There is currently no consensus on choosing an anchor point for calculating the MIC. The slightly improved group was considered to effectively reflect the smallest important clinical change. Some studies have used the 15-point scale to apply the average change in the almost the same or slightly better or worse group to represent the MIC. We used the much better group of the 7-point PGI-I scale in this responsiveness analysis because only one patient was in the slightly improved group. Finally, adequate responsiveness was demonstrated with a higher MIC value (50.0) compared with SDC (18.36), indicating that we can determine 95% of the change caused by nonmeasurement error when the patient’s score change is greater than the MIC. Grouping comparisons by the PGI-I was also performed to assess preoperative and postoperative score changes. Results showed a statistically significant decreasing trend in the significant improvement and much better groups, but especially in the significant improvement group. No statistically significant difference in the no change group before and after operation was observed.

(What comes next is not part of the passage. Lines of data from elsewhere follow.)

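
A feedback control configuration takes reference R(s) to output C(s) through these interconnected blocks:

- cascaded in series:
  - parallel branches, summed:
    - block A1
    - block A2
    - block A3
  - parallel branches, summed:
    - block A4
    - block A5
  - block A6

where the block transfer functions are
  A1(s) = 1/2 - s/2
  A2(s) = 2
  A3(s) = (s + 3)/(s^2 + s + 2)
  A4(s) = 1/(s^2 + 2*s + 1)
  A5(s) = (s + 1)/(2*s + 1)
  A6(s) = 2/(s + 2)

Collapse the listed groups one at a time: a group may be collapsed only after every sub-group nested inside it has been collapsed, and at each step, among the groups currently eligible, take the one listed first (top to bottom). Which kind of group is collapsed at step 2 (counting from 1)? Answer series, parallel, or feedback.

1. combine A1, A2, A3 in parallel
2. reduce the parallel group A4, A5
3. series reduction of (A1+A2+A3), (A4+A5), A6
Step 2 collapses a parallel group.

Answer: parallel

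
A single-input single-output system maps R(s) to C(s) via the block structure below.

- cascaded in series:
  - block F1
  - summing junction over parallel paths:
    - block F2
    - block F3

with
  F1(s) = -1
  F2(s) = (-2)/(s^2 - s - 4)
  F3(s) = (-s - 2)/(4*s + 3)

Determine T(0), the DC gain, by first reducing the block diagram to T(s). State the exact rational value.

[1] reduce the parallel group F2, F3 -> (-s^3 - s^2 - 2*s + 2)/(4*s^3 - s^2 - 19*s - 12)
[2] cascade F1, (F2+F3) -> (s^3 + s^2 + 2*s - 2)/(4*s^3 - s^2 - 19*s - 12)
That last expression is T(s); at s = 0 only the constant terms survive, so T(0) = -2/(-12) = 1/6.

Final answer: 1/6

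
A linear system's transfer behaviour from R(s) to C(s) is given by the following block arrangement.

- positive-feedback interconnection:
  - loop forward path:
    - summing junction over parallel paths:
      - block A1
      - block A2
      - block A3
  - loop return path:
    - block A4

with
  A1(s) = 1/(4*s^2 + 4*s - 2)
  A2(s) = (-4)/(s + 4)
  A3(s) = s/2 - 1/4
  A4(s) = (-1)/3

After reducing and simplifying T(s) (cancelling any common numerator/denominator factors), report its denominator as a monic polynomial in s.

1. parallel reduction of A1, A2, A3 -> (4*s^4 + 18*s^3 - 28*s^2 - 45*s + 28)/(8*s^3 + 40*s^2 + 28*s - 16)
2. reduce the feedback loop with forward (A1+A2+A3) and return A4 -> (12*s^4 + 54*s^3 - 84*s^2 - 135*s + 84)/(4*s^4 + 42*s^3 + 92*s^2 + 39*s - 20)
T(s) is the step-2 result (common factors already cancelled). Leading coefficient of the denominator: 4. Divide through by 4 for the monic polynomial.

Therefore the answer is s^4 + 21*s^3/2 + 23*s^2 + 39*s/4 - 5.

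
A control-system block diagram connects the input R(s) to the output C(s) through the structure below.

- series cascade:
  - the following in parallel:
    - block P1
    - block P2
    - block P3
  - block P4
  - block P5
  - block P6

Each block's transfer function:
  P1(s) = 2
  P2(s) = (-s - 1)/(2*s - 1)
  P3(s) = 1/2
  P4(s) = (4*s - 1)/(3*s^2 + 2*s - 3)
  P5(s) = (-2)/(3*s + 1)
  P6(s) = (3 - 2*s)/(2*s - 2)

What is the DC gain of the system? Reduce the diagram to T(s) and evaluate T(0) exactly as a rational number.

First reduce the diagram to T(s).

Step 1: reduce the parallel group P1, P2, P3 -> (8*s - 7)/(4*s - 2)
Step 2: series reduction of (P1+P2+P3), P4, P5, P6 -> (64*s^3 - 168*s^2 + 122*s - 21)/(36*s^5 - 18*s^4 - 64*s^3 + 48*s^2 + 4*s - 6)
Evaluating the step-2 result (the overall T(s)) at s = 0 gives T(0) = -21/(-6) = 7/2.

Answer: 7/2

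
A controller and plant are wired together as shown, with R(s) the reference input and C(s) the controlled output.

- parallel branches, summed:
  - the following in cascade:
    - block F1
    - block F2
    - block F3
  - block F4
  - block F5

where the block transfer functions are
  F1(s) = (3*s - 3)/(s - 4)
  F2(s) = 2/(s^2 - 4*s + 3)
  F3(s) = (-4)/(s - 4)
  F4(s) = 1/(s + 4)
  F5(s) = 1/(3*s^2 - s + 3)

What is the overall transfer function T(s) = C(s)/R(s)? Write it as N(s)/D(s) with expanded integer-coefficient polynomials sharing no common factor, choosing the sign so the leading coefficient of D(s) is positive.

Reducing step by step:

1. reduce the series chain F1, F2, F3 gives (-24)/(s^3 - 11*s^2 + 40*s - 48)
2. parallel reduction of (F1*F2*F3), F4, F5, giving the overall T(s)

Answer: (3*s^5 - 33*s^4 + 55*s^3 - 485*s^2 + 304*s - 624)/(3*s^6 - 22*s^5 - 2*s^4 + 319*s^3 - 700*s^2 + 528*s - 576)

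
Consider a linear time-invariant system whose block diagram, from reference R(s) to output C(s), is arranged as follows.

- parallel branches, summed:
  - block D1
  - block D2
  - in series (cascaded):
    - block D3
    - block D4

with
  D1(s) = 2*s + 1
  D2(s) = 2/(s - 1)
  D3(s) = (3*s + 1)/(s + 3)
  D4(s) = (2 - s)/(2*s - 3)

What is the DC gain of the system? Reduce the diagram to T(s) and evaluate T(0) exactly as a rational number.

Reducing step by step:

Step 1. cascade D3, D4 -> (-3*s^2 + 5*s + 2)/(2*s^2 + 3*s - 9)
Step 2. reduce the parallel group D1, D2, (D3*D4) -> (4*s^4 + s^3 - 11*s^2 + 9*s - 11)/(2*s^3 + s^2 - 12*s + 9)
Step 2 gives the overall T(s). Then T(0) = -11/9.

Answer: -11/9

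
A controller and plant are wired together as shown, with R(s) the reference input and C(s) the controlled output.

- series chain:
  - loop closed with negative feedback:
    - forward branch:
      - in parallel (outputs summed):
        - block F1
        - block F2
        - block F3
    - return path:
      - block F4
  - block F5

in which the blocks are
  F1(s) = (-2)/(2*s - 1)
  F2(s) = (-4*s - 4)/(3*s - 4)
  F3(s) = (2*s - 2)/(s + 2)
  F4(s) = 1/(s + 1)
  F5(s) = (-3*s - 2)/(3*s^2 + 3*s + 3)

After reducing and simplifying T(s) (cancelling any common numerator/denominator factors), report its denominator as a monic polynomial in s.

First reduce the diagram to T(s).

[1] add F1, F2, F3 (parallel); result (4*s^3 - 60*s^2 + 22*s + 16)/(6*s^3 + s^2 - 18*s + 8)
[2] feedback reduction of (F1+F2+F3), F4; result (4*s^4 - 56*s^3 - 38*s^2 + 38*s + 16)/(6*s^4 + 11*s^3 - 77*s^2 + 12*s + 24)
[3] combine [(F1+F2+F3)/(1+(F1+F2+F3)*F4)], F5 in series; result (-12*s^5 + 160*s^4 + 226*s^3 - 38*s^2 - 124*s - 32)/(18*s^6 + 51*s^5 - 180*s^4 - 162*s^3 - 123*s^2 + 108*s + 72)
No further cancellation is possible in the step-3 result, so that is T(s). Its denominator becomes monic after dividing by the leading coefficient 18.

Answer: s^6 + 17*s^5/6 - 10*s^4 - 9*s^3 - 41*s^2/6 + 6*s + 4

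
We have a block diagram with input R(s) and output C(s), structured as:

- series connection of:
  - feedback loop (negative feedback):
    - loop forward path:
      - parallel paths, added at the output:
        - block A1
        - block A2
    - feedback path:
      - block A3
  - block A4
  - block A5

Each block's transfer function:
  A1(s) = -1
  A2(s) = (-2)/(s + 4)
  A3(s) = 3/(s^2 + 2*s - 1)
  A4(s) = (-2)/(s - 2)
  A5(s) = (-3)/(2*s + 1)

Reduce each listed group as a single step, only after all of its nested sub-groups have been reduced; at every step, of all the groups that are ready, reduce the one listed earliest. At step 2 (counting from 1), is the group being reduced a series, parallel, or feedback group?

[1] reduce the parallel group A1, A2
[2] apply the feedback formula to (A1+A2), A3
[3] reduce the series chain [(A1+A2)/(1+(A1+A2)*A3)], A4, A5
So the answer for step 2 is feedback.

Final answer: feedback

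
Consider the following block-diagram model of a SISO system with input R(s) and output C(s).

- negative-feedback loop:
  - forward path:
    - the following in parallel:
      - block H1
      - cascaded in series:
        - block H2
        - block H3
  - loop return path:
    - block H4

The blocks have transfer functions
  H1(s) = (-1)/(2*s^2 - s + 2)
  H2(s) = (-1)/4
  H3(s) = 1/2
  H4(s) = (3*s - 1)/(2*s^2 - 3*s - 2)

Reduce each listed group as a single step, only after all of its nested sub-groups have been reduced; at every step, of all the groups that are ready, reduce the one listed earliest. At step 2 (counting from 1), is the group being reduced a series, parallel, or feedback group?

The answer is parallel.

Reasoning:
Step 1. reduce the series chain H2, H3
Step 2. reduce the parallel group H1, (H2*H3)
Step 3. feedback reduction of (H1+(H2*H3)), H4
At step 2 the group reduced is parallel.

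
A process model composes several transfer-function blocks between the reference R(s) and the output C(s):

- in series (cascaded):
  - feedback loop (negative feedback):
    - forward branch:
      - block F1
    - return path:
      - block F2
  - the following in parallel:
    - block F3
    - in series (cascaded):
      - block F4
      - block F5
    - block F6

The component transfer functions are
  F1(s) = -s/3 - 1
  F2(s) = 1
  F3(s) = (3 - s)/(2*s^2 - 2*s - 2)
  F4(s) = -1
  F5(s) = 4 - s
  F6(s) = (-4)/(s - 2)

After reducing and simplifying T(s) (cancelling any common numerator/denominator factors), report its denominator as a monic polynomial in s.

1. feedback reduction of F1, F2 = (s + 3)/s
2. reduce the series chain F4, F5 = s - 4
3. parallel reduction of F3, (F4*F5), F6 = (2*s^4 - 14*s^3 + 17*s^2 + 9*s - 14)/(2*s^3 - 6*s^2 + 2*s + 4)
4. combine [F1/(1+F1*F2)], (F3+(F4*F5)+F6) in series = (2*s^5 - 8*s^4 - 25*s^3 + 60*s^2 + 13*s - 42)/(2*s^4 - 6*s^3 + 2*s^2 + 4*s)
That last expression is T(s), already simplified. Scaling its denominator by 1/2 (the reciprocal of the leading coefficient) yields the monic denominator.

Answer: s^4 - 3*s^3 + s^2 + 2*s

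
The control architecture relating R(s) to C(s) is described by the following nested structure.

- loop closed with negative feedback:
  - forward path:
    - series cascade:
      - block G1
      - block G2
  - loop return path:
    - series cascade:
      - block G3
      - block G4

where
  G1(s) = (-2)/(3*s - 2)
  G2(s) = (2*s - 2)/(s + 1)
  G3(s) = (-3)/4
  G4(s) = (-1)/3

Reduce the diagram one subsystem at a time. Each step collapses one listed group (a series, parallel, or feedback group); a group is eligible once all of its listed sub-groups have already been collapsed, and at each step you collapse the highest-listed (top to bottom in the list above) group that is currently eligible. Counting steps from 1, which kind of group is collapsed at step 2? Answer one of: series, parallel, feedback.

Step 1 - multiply G1, G2 (series)
Step 2 - reduce the series chain G3, G4
Step 3 - feedback reduction of (G1*G2), (G3*G4)
Step 2 collapses a series group.

Final answer: series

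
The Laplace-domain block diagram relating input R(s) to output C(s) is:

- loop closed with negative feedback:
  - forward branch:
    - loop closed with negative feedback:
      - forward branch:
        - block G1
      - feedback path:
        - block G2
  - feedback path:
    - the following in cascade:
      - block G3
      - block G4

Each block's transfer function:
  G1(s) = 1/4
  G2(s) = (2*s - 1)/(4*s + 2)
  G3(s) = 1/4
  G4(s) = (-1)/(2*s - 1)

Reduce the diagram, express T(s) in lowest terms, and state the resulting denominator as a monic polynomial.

First reduce the diagram to T(s).

[1] reduce the feedback loop with forward G1 and return G2; result (4*s + 2)/(18*s + 7)
[2] reduce the series chain G3, G4; result (-1)/(8*s - 4)
[3] apply the feedback formula to [G1/(1+G1*G2)], (G3*G4); result (16*s^2 - 4)/(72*s^2 - 10*s - 15)
Step 3 gives the fully reduced T(s), with no common factor left to cancel. The denominator's leading coefficient is 72, so divide each of its coefficients by 72 to get the monic form.

Answer: s^2 - 5*s/36 - 5/24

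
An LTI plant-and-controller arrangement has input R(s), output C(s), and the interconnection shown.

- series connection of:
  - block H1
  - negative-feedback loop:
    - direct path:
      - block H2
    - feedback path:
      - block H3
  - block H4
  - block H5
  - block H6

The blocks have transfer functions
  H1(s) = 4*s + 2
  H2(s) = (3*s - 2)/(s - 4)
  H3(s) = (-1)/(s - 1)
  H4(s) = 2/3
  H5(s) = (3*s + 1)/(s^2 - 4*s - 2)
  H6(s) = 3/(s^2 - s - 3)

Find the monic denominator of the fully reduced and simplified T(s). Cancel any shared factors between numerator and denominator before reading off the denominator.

First reduce the diagram to T(s).

[1] feedback reduction of H2, H3 -> (3*s^2 - 5*s + 2)/(s^2 - 8*s + 6)
[2] series reduction of H1, [H2/(1+H2*H3)], H4, H5, H6 -> (72*s^4 - 60*s^3 - 40*s^2 + 20*s + 8)/(s^6 - 13*s^5 + 45*s^4 - 8*s^3 - 112*s^2 + 36*s + 36)
T(s) is the step-2 result (common factors already cancelled). Leading coefficient of the denominator: 1, so no rescaling is needed.

Answer: s^6 - 13*s^5 + 45*s^4 - 8*s^3 - 112*s^2 + 36*s + 36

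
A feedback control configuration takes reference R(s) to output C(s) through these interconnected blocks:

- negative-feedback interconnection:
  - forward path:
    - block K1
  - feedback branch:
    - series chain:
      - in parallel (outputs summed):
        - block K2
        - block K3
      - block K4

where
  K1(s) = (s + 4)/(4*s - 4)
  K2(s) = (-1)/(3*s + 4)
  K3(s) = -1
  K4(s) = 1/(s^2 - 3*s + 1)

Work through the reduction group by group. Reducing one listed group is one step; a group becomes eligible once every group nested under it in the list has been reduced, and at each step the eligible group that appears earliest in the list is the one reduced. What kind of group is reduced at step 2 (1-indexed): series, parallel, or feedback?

Reducing step by step:

[1] combine K2, K3 in parallel
[2] series reduction of (K2+K3), K4
[3] collapse the loop (K1 forward, ((K2+K3)*K4) return)
So the answer for step 2 is series.

Answer: series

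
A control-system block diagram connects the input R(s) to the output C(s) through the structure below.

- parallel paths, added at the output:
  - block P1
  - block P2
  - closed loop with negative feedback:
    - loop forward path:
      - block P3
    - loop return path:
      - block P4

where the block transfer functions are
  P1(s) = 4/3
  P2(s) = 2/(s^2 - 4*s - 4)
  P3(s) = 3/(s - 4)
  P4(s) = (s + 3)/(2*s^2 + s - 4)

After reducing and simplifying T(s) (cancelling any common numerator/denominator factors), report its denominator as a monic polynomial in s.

Answer: s^5 - 15*s^4/2 + 15*s^3/2 + 73*s^2/2 - 40*s - 50

Working:
[1] collapse the loop (P3 forward, P4 return) = (6*s^2 + 3*s - 12)/(2*s^3 - 7*s^2 - 5*s + 25)
[2] reduce the parallel group P1, P2, [P3/(1+P3*P4)] = (8*s^5 - 42*s^4 + 9*s^3 + 106*s^2 - 242*s - 106)/(6*s^5 - 45*s^4 + 45*s^3 + 219*s^2 - 240*s - 300)
No further cancellation is possible in the step-2 result, so that is T(s). Its denominator becomes monic after dividing by the leading coefficient 6.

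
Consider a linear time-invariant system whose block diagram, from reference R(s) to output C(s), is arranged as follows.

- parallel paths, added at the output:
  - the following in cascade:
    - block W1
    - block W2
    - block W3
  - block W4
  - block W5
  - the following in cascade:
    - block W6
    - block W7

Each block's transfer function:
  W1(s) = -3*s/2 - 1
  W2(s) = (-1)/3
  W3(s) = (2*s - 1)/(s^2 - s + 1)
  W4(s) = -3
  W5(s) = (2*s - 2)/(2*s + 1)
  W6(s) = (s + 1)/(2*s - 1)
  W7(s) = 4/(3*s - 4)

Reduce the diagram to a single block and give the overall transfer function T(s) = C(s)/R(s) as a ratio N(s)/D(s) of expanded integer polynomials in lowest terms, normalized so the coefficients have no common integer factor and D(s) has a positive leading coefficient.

Answer: (-72*s^5 + 192*s^4 - 28*s^3 - 217*s^2 + 412*s - 104)/(72*s^5 - 168*s^4 + 150*s^3 - 54*s^2 - 42*s + 24)

Working:
Step 1: reduce the series chain W1, W2, W3: (6*s^2 + s - 2)/(6*s^2 - 6*s + 6)
Step 2: combine W6, W7 in series: (4*s + 4)/(6*s^2 - 11*s + 4)
Step 3: sum the parallel branches (W1*W2*W3), W4, W5, (W6*W7); the result is T(s) itself (integer coefficients, no common factor, positive leading denominator coefficient)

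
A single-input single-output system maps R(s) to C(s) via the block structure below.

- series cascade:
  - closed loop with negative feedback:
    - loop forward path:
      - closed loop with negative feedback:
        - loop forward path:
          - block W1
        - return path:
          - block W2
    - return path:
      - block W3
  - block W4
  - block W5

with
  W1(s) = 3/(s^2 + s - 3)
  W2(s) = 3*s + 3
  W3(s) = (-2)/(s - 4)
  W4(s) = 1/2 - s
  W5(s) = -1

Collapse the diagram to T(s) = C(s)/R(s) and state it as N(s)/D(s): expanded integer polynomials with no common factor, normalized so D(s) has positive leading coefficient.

Step 1. feedback reduction of W1, W2; result 3/(s^2 + 10*s + 6)
Step 2. feedback reduction of [W1/(1+W1*W2)], W3; result (3*s - 12)/(s^3 + 6*s^2 - 34*s - 30)
Step 3. multiply [[W1/(1+W1*W2)]/(1+[W1/(1+W1*W2)]*W3)], W4, W5 (series); the result is T(s) itself (integer coefficients, no common factor, positive leading denominator coefficient)

Therefore the answer is (6*s^2 - 27*s + 12)/(2*s^3 + 12*s^2 - 68*s - 60).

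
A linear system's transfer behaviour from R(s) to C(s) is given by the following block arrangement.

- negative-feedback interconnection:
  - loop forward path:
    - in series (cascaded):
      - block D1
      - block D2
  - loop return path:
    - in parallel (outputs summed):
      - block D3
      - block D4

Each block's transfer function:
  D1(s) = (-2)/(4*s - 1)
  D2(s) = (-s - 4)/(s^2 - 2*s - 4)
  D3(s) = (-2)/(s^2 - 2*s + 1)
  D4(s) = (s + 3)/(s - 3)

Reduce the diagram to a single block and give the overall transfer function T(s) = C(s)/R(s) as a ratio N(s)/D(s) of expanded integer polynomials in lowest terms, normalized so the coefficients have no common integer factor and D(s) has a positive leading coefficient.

First reduce the diagram to T(s).

[1] combine D1, D2 in series gives (2*s + 8)/(4*s^3 - 9*s^2 - 14*s + 4)
[2] sum the parallel branches D3, D4 gives (s^3 + s^2 - 7*s + 9)/(s^3 - 5*s^2 + 7*s - 3)
[3] apply the feedback formula to (D1*D2), (D3+D4): this yields T(s), and no further normalization is needed

Answer: (2*s^4 - 2*s^3 - 26*s^2 + 50*s - 24)/(4*s^6 - 29*s^5 + 61*s^4 + 9*s^3 - 97*s^2 + 32*s + 60)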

There were some limitations in this study. First, although there are no studies showing differences in MIC in distinct surgical or nonsurgical groups, some people believe that analysis and assessment between different groups is needed [20]. In our study, only patients undergoing surgical interventions were analyzed, and T3 patients should be divided into groups by intervention methods for future research. Second, although the anchor technique is considered to be the best method for evaluating MIC, its effectiveness and the best calculation methods remain controversial [21]. Furthermore, due to the small sample size of the slightly improved group, we chose the much better group as the second-best method of calculating MIC, which means it was inevitably greater than the true value. Finally, sample sizes of the UI and POP groups in the hypothesis testing were <50, meaning that those groups did not strictly meet inclusion criteria. There were not enough patients with FI to evaluate psychometric properties of the CRADI-8 subscale, meaning that validity of that criterion was unsatisfactory. Future research should focus on popularity of the PGI-I and enlargement of the sample size.

To conclude, the Chinese version of the PFDI-20 is a reliable and valid instrument and can considerably contribute to improvement in Chinese PFD patients.